Rugby Workout Routine

Well lets look at the demands of the sport.  To be a successful rugby player you must possess physical qualities, such as strength, agility, muscular endurance, flexibility, and quickness.  We both know that elite level rugby players are among the most highly conditioned athletes in the world. You often here the expression, “it is not a sprint it’s a marathon.”  What makes rubgy unique is that is both.  It requires athletes to have the endurance to withstand the constant motion during the course of the game.  However, endurance alone is not enough.  You must also possess excellent short burst speed, as well as the ability to start and stop on a dime.

The Best Rugby Workout

To play elite level rugby you also must possess a powerful lower body.  Your ability to run and tackle will be determined by your ability to generate force.  We all know that force = mass X acceleration (squared).  To increase your ability to generate force you must increase your mass, and your ability to accelerate that mass.

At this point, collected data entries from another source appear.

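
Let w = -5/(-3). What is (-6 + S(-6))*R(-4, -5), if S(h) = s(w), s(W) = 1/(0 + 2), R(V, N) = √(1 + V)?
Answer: -11*I*√3/2 ≈ -9.5263*I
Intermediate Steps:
w = 5/3 (w = -5*(-⅓) = 5/3 ≈ 1.6667)
s(W) = ½ (s(W) = 1/2 = ½)
S(h) = ½
(-6 + S(-6))*R(-4, -5) = (-6 + ½)*√(1 - 4) = -11*I*√3/2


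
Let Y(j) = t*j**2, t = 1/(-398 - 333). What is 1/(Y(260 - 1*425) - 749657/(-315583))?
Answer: -230691173/8043747908 ≈ -0.028680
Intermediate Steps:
t = -1/731 (t = 1/(-731) = -1/731 ≈ -0.0013680)
Y(j) = -j**2/731
1/(Y(260 - 1*425) - 749657/(-315583)) = 1/(-(260 - 1*425)**2/731 - 749657/(-315583)) = 1/(-(260 - 425)**2/731 - 749657*(-1/315583)) = 1/(-1/731*(-165)**2 + 749657/315583) = 1/(-1/731*27225 + 749657/315583) = 1/(-27225/731 + 749657/315583) = 1/(-8043747908/230691173) = -230691173/8043747908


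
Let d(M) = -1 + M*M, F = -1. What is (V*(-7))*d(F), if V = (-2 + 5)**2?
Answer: 0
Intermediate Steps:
V = 9 (V = 3**2 = 9)
d(M) = -1 + M**2
(V*(-7))*d(F) = (9*(-7))*(-1 + (-1)**2) = -63*(-1 + 1) = -63*0 = 0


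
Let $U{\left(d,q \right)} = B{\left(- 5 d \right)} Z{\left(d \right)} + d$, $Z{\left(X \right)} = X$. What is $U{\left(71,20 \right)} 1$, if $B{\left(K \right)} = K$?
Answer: $-25134$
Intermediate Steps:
$U{\left(d,q \right)} = d - 5 d^{2}$ ($U{\left(d,q \right)} = - 5 d d + d = - 5 d^{2} + d = d - 5 d^{2}$)
$U{\left(71,20 \right)} 1 = 71 \left(1 - 355\right) 1 = 71 \left(-354\right) 1 = \left(-25134\right) 1 = -25134$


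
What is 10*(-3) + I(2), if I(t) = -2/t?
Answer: -31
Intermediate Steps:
10*(-3) + I(2) = 10*(-3) - 2/2 = -30 - 2*1/2 = -30 - 1 = -31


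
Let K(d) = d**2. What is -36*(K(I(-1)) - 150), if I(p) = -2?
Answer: 5256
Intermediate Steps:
-36*(K(I(-1)) - 150) = -36*((-2)**2 - 150) = -36*(4 - 150) = -36*(-146) = 5256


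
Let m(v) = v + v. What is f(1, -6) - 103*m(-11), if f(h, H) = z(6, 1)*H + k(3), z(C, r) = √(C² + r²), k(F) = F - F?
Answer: 2266 - 6*√37 ≈ 2229.5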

Not only that, but the added muscle mass will help you absorb being on the receiving end of big tackles.  Rugby is a tough sport, and rugby strength training is crucial.  There are no pads when you play rugby.  However the best protection you can have is additional muscle mass.  Think of it as armor.  It increases your ability to hit, and to be hit.  Ultimately, it makes you a force to be reckoned with, which is the purpose of your rugby workout. So how do we address all the requirements of the sport in our rubgy workout?  We have to find a balance between speed, strength and endurance.  We have to add muscle mass in the right places without overdoing it and becoming muscle-bound and slow.  We have to find that perfect balance to build the perfect rugby player.

rugby-workout-routine

All things being equal, the stronger, better conditioned athlete will win.  This is especially true for a hybrid sport such as rugby.  The programming of your rugby workout should reflect this.